Dimension 1: “Open as in Open Source”

One dimension of open is whether the technology is available in open source form. Typically this means that the source code is available and that there is a license associated with it wherein the owner of the code makes it available for usage, distribution, and modification within other projects without charge. Cisco is typically favors the BSD license. It’s important to note that open source licenses are really about copyright: They tell you whether or not you can include this code in other projects and distribute it. Whether it really costs nothing overall — that’s the next dimension.

HAI68265Dimension 2: “Open as in Free”

The second dimension of open is whether the technology can be used in a form that does not require payment. Where things get interesting is when a piece of code implements something that is patented. In such a case, it may not actually be free to use the technology, because you need to pay a patent royalty fee to the patent owner. It’s totally possible for code to be open source (Dimension 1) but not free (Dimension 2). A great example of this is x264. This is an open source project – indeed available under the GPL license – but because H.264 utilizes patented technologies, any company that ships a commercial product using it has to pay patent license fees to the patent holders, in this case the MPEG-LA consortium. As a side note, the GPL license attached to x264 would also require a commercial product to open source its own code; but that’s a separate matter.
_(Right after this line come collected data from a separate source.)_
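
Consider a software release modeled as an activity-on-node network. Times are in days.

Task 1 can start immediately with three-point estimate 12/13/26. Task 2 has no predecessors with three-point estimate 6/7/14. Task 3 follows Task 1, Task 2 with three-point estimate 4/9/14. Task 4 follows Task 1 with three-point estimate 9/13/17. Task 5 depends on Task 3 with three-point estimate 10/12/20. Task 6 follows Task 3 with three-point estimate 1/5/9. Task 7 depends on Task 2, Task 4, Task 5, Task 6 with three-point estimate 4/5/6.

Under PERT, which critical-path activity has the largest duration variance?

Task 1

te_Task 1 = (12 + 4·13 + 26)/6 = 90/6 = 15; σ²_Task 1 = ((26−12)/6)² = 5.444
te_Task 2 = (6 + 4·7 + 14)/6 = 48/6 = 8; σ²_Task 2 = ((14−6)/6)² = 1.778
te_Task 3 = (4 + 4·9 + 14)/6 = 54/6 = 9; σ²_Task 3 = ((14−4)/6)² = 2.778
te_Task 4 = (9 + 4·13 + 17)/6 = 78/6 = 13; σ²_Task 4 = ((17−9)/6)² = 1.778
te_Task 5 = (10 + 4·12 + 20)/6 = 78/6 = 13; σ²_Task 5 = ((20−10)/6)² = 2.778
te_Task 6 = (1 + 4·5 + 9)/6 = 30/6 = 5; σ²_Task 6 = ((9−1)/6)² = 1.778
te_Task 7 = (4 + 4·5 + 6)/6 = 30/6 = 5; σ²_Task 7 = ((6−4)/6)² = 0.111

Forward pass:
ES_Task 1 = 0; EF_Task 1 = 15
ES_Task 2 = 0; EF_Task 2 = 8
ES_Task 3 = max(EF_Task 1=15, EF_Task 2=8) = 15; EF_Task 3 = 15+9 = 24
ES_Task 4 = 15; EF_Task 4 = 15+13 = 28
ES_Task 5 = 24; EF_Task 5 = 24+13 = 37
ES_Task 6 = 24; EF_Task 6 = 24+5 = 29
ES_Task 7 = max(EF_Task 2=8, EF_Task 4=28, EF_Task 5=37, EF_Task 6=29) = 37; EF_Task 7 = 37+5 = 42
Expected project duration μ = 42 days. Critical path: Task 1 → Task 3 → Task 5 → Task 7.

Variances on critical path: σ²_Task 1=5.444, σ²_Task 3=2.778, σ²_Task 5=2.778, σ²_Task 7=0.111.
Largest is σ²_Task 1 = 5.444.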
Dimension 3: “Open as in Standard”

The third dimension of open is whether the technology was developed within a Standards Development Organization (SDO). When technology is developed within an SDO, it brings many benefits. Change control and ownership of the technology moves out of the hands of a single commercial entity and becomes community owned. An SDO allows representation from multiple participants, ensuring that the needs of the many are met. An SDO also enables community review, so that experts from everywhere can take a look at the technology and make sure it works. SDOs typically have formalized processes for changes, bugs, documentation, and approvals, which bring stability and maturity to the technology they produce. That, in turn, makes it easier to adopt and implement the technology, especially in places (like hardware) where it is difficult to change once implemented. Many of these principles are outlined at Open Stand.
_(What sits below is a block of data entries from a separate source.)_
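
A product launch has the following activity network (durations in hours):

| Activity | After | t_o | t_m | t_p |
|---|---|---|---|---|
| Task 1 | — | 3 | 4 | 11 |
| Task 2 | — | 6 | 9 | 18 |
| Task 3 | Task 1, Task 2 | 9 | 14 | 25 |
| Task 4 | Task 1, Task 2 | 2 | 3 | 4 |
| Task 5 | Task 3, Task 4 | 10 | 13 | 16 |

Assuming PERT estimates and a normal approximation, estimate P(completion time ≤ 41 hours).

te_Task 1 = (3 + 4·4 + 11)/6 = 30/6 = 5; σ²_Task 1 = ((11−3)/6)² = 1.778
te_Task 2 = (6 + 4·9 + 18)/6 = 60/6 = 10; σ²_Task 2 = ((18−6)/6)² = 4.000
te_Task 3 = (9 + 4·14 + 25)/6 = 90/6 = 15; σ²_Task 3 = ((25−9)/6)² = 7.111
te_Task 4 = (2 + 4·3 + 4)/6 = 18/6 = 3; σ²_Task 4 = ((4−2)/6)² = 0.111
te_Task 5 = (10 + 4·13 + 16)/6 = 78/6 = 13; σ²_Task 5 = ((16−10)/6)² = 1.000

Forward pass:
ES_Task 1 = 0; EF_Task 1 = 5
ES_Task 2 = 0; EF_Task 2 = 10
ES_Task 3 = max(EF_Task 1=5, EF_Task 2=10) = 10; EF_Task 3 = 10+15 = 25
ES_Task 4 = max(EF_Task 1=5, EF_Task 2=10) = 10; EF_Task 4 = 10+3 = 13
ES_Task 5 = max(EF_Task 3=25, EF_Task 4=13) = 25; EF_Task 5 = 25+13 = 38
Expected project duration μ = 38 hours. Critical path: Task 2 → Task 3 → Task 5.

Variance along critical path = 4.000 + 7.111 + 1.000 = 12.111; σ = √12.111 = 3.480 hours.
Z = (41 − 38) / 3.480 = 0.862
P(T ≤ 41) = Φ(0.862) ≈ 0.806

0.806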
Dimension 4: “Open as in Published”

The final dimension of open is whether the technology is documented and distributed such that anyone can have access to the documentation. APIs are frequently in this category. In many ways this is the weakest of the four dimensions.

A technology is not “bad” just because it lacks one or more of these three dimensions. Indeed, many technologies use the moniker “open” only when they possess a subset of these dimensions. One example is the Facebook graph API. This piece of technology is open based on Dimensions 2 and 4. It is “open as in free” and “open as in published.” However, it is not an industry standard, nor is it available in open source. SDKs for accessing the Facebook graph – because they are code – are “open as in free” but are not “open as in open source” since Facebook does not provide the source code for them. Furthermore, the Facebook APIs are certainly not “open as in standard.” Yet, this is clearly useful and valuable technology.
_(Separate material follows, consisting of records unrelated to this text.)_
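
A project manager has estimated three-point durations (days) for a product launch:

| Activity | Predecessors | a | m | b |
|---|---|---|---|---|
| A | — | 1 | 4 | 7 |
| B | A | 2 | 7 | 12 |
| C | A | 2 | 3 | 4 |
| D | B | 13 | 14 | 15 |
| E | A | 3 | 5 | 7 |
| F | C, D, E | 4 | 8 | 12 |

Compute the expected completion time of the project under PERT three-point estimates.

te_A = (1 + 4·4 + 7)/6 = 24/6 = 4
te_B = (2 + 4·7 + 12)/6 = 42/6 = 7
te_C = (2 + 4·3 + 4)/6 = 18/6 = 3
te_D = (13 + 4·14 + 15)/6 = 84/6 = 14
te_E = (3 + 4·5 + 7)/6 = 30/6 = 5
te_F = (4 + 4·8 + 12)/6 = 48/6 = 8

Forward pass:
ES_A = 0; EF_A = 4
ES_B = 4; EF_B = 4+7 = 11
ES_C = 4; EF_C = 4+3 = 7
ES_D = 11; EF_D = 11+14 = 25
ES_E = 4; EF_E = 4+5 = 9
ES_F = max(EF_C=7, EF_D=25, EF_E=9) = 25; EF_F = 25+8 = 33
Expected project duration μ = 33 days. Critical path: A → B → D → F.

33 days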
As a different example, Cisco’s routers implement BGP (the Border Gateway Protocol). BGP is an open technology in that it is “open as in published,” and “open as in standard.” However, Cisco’s implementation in our routers cost money and we do not open source that particular code. Consequently, it is not “open as in free” nor “open as in open source.” But, it too, is valuable technology.

Audio and video codecs represent some of the most complicated and deeply implemented technology – hardware, software, and firmware across a wide range of products. Consequently, Cisco believes that video and audio codecs ultimately require all four dimensions, and we are committed to investing to make that happen.